A experiência de fazer comparações entre personagens de uma mesma peça também permitiu aos autores sistematizar o trabalho de caricaturas. Dessa forma, os alunos criaram uma “família” de caricaturas, o que necessariamente demanda uma consciência do que faz os atores-personagens do elenco serem diferentes, ou semelhantes entre si. Essa consciência transforma o trabalho de cada um dos autores em algo mais sofisticado: a linguagem gráfica da caricatura de acordo com a ideia geral da peça, e não do tratamento individualizado das personagens.

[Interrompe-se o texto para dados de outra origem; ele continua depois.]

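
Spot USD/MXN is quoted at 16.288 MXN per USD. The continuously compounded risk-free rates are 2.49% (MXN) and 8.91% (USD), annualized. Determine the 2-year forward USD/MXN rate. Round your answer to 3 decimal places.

14.325

F = S·e^((r_MXN − r_USD)T) = 16.288 · e^((0.0249 − 0.0891) × 2)
= 16.288 · e^-0.128400 = 16.288 × 0.879502
F = 14.325 MXN per USD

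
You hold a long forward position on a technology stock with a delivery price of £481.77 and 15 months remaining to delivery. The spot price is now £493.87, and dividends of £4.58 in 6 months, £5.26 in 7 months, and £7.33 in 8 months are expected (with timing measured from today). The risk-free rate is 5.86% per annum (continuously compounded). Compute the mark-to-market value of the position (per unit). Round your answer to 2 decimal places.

PV(remaining dividends) I = 4.58·e^(−0.0586·6/12) + 5.26·e^(−0.0586·7/12) + 7.33·e^(−0.0586·8/12) = 16.5801
Current forward F = (S − I)·e^(rT) = (493.87 − 16.5801)·e^(0.0586·15/12) = 477.2899 × 1.076000 = 513.5639
Value (long) = (F − K)·e^(−rT) = (513.5639 − 481.77) × 0.929368 = 29.5482
Value = £29.55

£29.55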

Além de utilizarmos fotografias e, em alguns casos, filmagens da peça, o professor Ismael Scheffler gravou um vídeo para cada espetáculo demonstrando e destacando visualmente aspectos da atitude corpórea das personagens. Sem esse reforço de informação, seria muito difícil imaginar a atitude das personagens apenas por fotografias – por vezes, amadoras e desfocadas.
O processo de acompanhamento também favoreceu o uso da linguagem do croqui como meio de apresentar, para os orientadores, o planejamento do conjunto de caricaturas. A adoção dessa técnica foi importante porque percebemos que havia uma tendência equivocada dos alunos desenharem com um acabamento exageradamente polido, o que é desaconselhável para as fases iniciais de geração de ideias. O estágio de croquis permitiu que a linguagem gráfica dos autores fosse desenvolvida gradual e horizontalmente, entre os tipos cômicos de cada elenco de peça. Além disso, tornavase mais fácil e rápido detectar quando o estudante assumia direções criativas menos promissoras.
Em conclusão, o processo de acompanhamento e criação foi bastante recompensador. Demonstrou a importância de estudantes que estão na fase inicial do curso já sejam engajados em projetos de design. Quanto mais cedo eles aprendem que design é um processo de desconstrução e reconstrução de uma realidade melhorada, mais aptos estarão para se tornarem profissionais autônomos e inovadores.